When "defun" is called on either a string or integer, the value is put into the "memory" HashMap with the first parameter being the variable's name and the second being its value.
When println is called on an atom, it should display the atom's value. The atom can be either a string or integer. It gets its value from memory and returns it. So for example:
defun greeting "Hello world!"
println greeting
But when I run this code, I get this error:
line 3:8 no viable alternative at input 'greeting'
null
NOTE: This output comes when I do:
println "greeting"
Output:
undefined variable "greeting"null
Does anyone know why this is so? Sorry if I'm not being clear, I don't understand most of this.

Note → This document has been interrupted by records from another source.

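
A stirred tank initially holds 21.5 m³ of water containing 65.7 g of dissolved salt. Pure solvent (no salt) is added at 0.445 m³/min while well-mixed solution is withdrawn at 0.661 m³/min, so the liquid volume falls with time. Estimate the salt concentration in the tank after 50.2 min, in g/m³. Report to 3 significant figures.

0.720 g/m³

Let m(t) be the amount of salt. Volume: V(t) = V₀ + (Q_in − Q_out) t = 21.5 − 0.21600 t; V(50.2) = 10.657 m³.
No salt enters, so dm/dt = −Q_out · (m/V).
Separate: dm/m = −Q_out dt/V(t) ⇒ ln(m/m₀) = −(Q_out/(Q_in−Q_out)) ln(V/V₀).
m = m₀ (V₀/V)^(Q_out/(Q_in−Q_out)) = 65.7 × (21.5/10.657)^(-3.0602) = 7.6698 g.
C = m/V = 7.6698/10.657 = 0.71971 g/m³.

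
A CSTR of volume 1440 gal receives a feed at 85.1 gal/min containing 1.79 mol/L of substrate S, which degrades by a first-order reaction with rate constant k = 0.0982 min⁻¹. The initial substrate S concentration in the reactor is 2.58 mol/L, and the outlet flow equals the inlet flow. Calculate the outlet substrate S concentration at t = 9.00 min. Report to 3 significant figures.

1.14 mol/L

Accumulation = in − out − consumed: V dC/dt = Q C_in − Q C − k V C.
This is linear with rate a = Q/V + k = 0.15730 min⁻¹.
C_ss = Q C_in/(Q + kV) = 0.67251 mol/L; C(t) = C_ss + (C₀ − C_ss) e^(−a t).
C(9.00) = 0.67251 + (1.9075)·e^(−0.15730·9.00) = 0.67251 + (1.9075)·0.24276 = 1.1356 mol/L.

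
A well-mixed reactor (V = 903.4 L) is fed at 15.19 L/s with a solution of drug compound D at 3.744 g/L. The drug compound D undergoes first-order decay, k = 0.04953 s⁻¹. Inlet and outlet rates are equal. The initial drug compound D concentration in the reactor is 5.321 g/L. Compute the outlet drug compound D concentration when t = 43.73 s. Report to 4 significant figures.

Species balance: V dC/dt = Q C_in − Q C − k V C.
dC/dt = (Q/V) C_in − (Q/V + k) C; effective rate a = Q/V + k = 0.0168143 + 0.04953 = 0.0663443 s⁻¹.
C_ss = Q C_in/(Q + kV) = 0.948878 g/L; C(t) = C_ss + (C₀ − C_ss) e^(−a t).
C(43.73) = 0.948878 + (4.37212)·e^(−0.0663443·43.73) = 0.948878 + (4.37212)·0.0549553 = 1.18915 g/L.

1.189 g/L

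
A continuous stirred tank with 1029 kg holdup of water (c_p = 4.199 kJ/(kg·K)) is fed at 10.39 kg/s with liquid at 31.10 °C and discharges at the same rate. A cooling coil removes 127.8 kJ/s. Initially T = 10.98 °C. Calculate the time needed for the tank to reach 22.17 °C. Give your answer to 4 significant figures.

104.2 s

Unsteady energy balance on the tank contents: M c_p dT/dt = ṁ c_p (T_in − T) − 127.8.
τ = M/ṁ = 99.0375 s; T_ss = T_in − Q̇/(ṁ c_p) = 28.1707 °C.
T(t) = T_ss + (T₀ − T_ss) e^(−t/τ). Set T = 22.17:
e^(−t/τ) = (22.17 − 28.1707)/(10.98 − 28.1707) = 0.349065
t = −99.0375 · ln(0.349065) = 104.237 s.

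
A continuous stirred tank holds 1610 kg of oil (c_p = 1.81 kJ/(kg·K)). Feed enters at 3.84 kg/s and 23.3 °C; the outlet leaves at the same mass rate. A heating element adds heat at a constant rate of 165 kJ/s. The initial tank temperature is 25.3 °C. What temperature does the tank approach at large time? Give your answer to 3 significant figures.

First-law balance (no shaft work): M c_p dT/dt = ṁ c_p (T_in − T) + 165.
At steady state dT/dt = 0 ⇒ T_ss = T_in + Q̇/(ṁ c_p) = 23.3 + 165/(3.84·1.81) = 47.040 °C.

47.0 °C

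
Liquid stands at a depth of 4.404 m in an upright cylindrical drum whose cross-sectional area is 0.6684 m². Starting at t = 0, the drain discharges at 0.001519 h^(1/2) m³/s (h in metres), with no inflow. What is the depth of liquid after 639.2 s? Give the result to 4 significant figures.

1.883 m

Mass balance (ρ constant): A dh/dt = −0.001519 √h.
∫ h^(−1/2) dh = −(0.001519/A) ∫ dt, giving 2√h = 2√h₀ − (0.001519/A) t.
√h = √4.404 − 0.001519·639.2/(2·0.6684) = 2.09857 − 0.726320 = 1.37225.
h = 1.37225² = 1.88307 m.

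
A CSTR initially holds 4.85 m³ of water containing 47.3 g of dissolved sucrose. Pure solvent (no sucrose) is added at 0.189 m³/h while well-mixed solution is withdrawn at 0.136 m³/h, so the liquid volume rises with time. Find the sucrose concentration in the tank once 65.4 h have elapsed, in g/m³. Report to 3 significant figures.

1.43 g/m³

Total volume: dV/dt = Q_in − Q_out = 0.053000 m³/h, so V(t) = 4.85 + 0.053000 t and V(65.4) = 8.3162 m³.
No sucrose enters, so dm/dt = −Q_out · (m/V).
Separate: dm/m = −Q_out dt/V(t) ⇒ ln(m/m₀) = −(Q_out/(Q_in−Q_out)) ln(V/V₀).
m = m₀ (V₀/V)^(Q_out/(Q_in−Q_out)) = 47.3 × (4.85/8.3162)^(2.5660) = 11.856 g.
C = m/V = 11.856/8.3162 = 1.4257 g/m³.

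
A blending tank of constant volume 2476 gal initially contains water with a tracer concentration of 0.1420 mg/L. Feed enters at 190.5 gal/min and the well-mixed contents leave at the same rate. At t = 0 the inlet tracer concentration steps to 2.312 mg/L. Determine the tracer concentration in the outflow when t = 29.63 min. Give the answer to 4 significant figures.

2.090 mg/L

Accumulation = in − out for the solute gives V dC/dt = Q(C_in − C).
So dC/dt = (C_in − C)/τ with τ = V/Q = 2476/190.5 = 12.9974 min.
C approaches C_in exponentially: C(t) = C_in + (C₀ − C_in) e^(−t/τ).
C(29.63) = 2.312 + (0.1420 − 2.312)·e^(−29.63/12.9974) = 2.312 + (-2.17000)·0.102316 = 2.08997 mg/L.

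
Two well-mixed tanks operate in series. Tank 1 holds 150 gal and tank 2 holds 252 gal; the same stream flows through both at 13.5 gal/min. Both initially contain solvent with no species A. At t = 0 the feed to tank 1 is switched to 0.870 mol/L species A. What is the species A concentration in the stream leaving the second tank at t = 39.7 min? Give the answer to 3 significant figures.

Species balance on tank i: dCᵢ/dt = (Cᵢ₋₁ − Cᵢ)/τᵢ with τᵢ = Vᵢ/Q.
τ₁ = 150/13.5 = 11.111 min; τ₂ = 252/13.5 = 18.667 min.
Solving the cascade with C₁(0)=C₂(0)=0 gives C₂(t) = C_in[1 − (τ₁ e^(−t/τ₁) − τ₂ e^(−t/τ₂))/(τ₁ − τ₂)].
At t = 39.7: e^(−t/τ₁) = 0.028072, e^(−t/τ₂) = 0.11922.
C₂ = 0.870·[1 − (11.111·0.028072 − 18.667·0.11922)/(-7.5556)] = 0.870·0.74674 = 0.64966 mol/L.

0.650 mol/L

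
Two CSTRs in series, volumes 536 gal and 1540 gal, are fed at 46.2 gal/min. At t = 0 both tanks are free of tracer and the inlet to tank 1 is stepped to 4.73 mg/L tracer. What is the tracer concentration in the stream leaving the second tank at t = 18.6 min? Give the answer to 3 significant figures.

Time constants: τᵢ = Vᵢ/Q for each well-mixed tank.
τ₁ = 536/46.2 = 11.602 min; τ₂ = 1540/46.2 = 33.333 min.
Tank 1: C₁ = C_in(1 − e^(−t/τ₁)). Tank 2 (τ₁ ≠ τ₂): C₂ = C_in[1 − (τ₁ e^(−t/τ₁) − τ₂ e^(−t/τ₂))/(τ₁ − τ₂)].
At t = 18.6: e^(−t/τ₁) = 0.20125, e^(−t/τ₂) = 0.57235.
C₂ = 4.73·[1 − (11.602·0.20125 − 33.333·0.57235)/(-21.732)] = 4.73·0.22953 = 1.0857 mg/L.

1.09 mg/L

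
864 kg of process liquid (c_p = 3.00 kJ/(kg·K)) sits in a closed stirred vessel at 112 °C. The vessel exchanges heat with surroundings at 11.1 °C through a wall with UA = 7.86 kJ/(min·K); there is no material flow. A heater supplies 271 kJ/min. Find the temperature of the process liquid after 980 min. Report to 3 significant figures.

49.0 °C

M c_p dT/dt = −UA(T − T_amb) + Q̇.
dT/dt = (T_ss − T)/τ with T_ss = T_amb + Q̇/UA = 11.1 + 271/7.86 = 45.578 °C, τ = M c_p/UA = 864·3.00/7.86 = 329.77 min.
Solution: T(t) = T_ss + (T₀ − T_ss) e^(−t/τ).
T(980) = 45.578 + (66.422)·0.051213 = 48.980 °C.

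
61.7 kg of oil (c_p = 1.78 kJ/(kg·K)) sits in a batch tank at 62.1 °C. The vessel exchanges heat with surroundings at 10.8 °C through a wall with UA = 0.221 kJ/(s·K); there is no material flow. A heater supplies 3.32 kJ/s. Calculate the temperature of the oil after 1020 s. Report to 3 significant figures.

M c_p dT/dt = −UA(T − T_amb) + Q̇.
dT/dt = (T_ss − T)/τ with T_ss = T_amb + Q̇/UA = 10.8 + 3.32/0.221 = 25.823 °C, τ = M c_p/UA = 61.7·1.78/0.221 = 496.95 s.
This is linear first-order; T(t) = T_ss + (T₀ − T_ss) e^(−t/τ).
T(1020) = 25.823 + (36.277)·0.12841 = 30.481 °C.

30.5 °C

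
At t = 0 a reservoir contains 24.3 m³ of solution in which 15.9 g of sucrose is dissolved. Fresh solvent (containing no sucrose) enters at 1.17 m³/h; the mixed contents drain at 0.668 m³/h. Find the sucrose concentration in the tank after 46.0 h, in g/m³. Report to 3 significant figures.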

defun greeting "Hello world!"
println greeting
But when I run this code, I get this error:
line 3:8 no viable alternative at input 'greeting'
Because the input "greeting" is being tokenized as a VAR and a VAR is no atom. So the input defun greeting "Hello world!" is properly matched by the 2nd alternative of the defun rule:
defun
: 'defun' VAR INT // 1st alternative
| 'defun' VAR STRING_LITERAL // 2nd alternative
;
but the input println "greeting" cannot be matched by the println rule:
println
: 'println' atom
;
You must realize that the lexer does not produce tokens based on what the parser tries to match at a particular time. The input "greeting" will always be tokenized as a VAR, never as an ID rule.
What you need to do is remove the ID rule from the lexer, and replace ID with VAR inside your parser rules.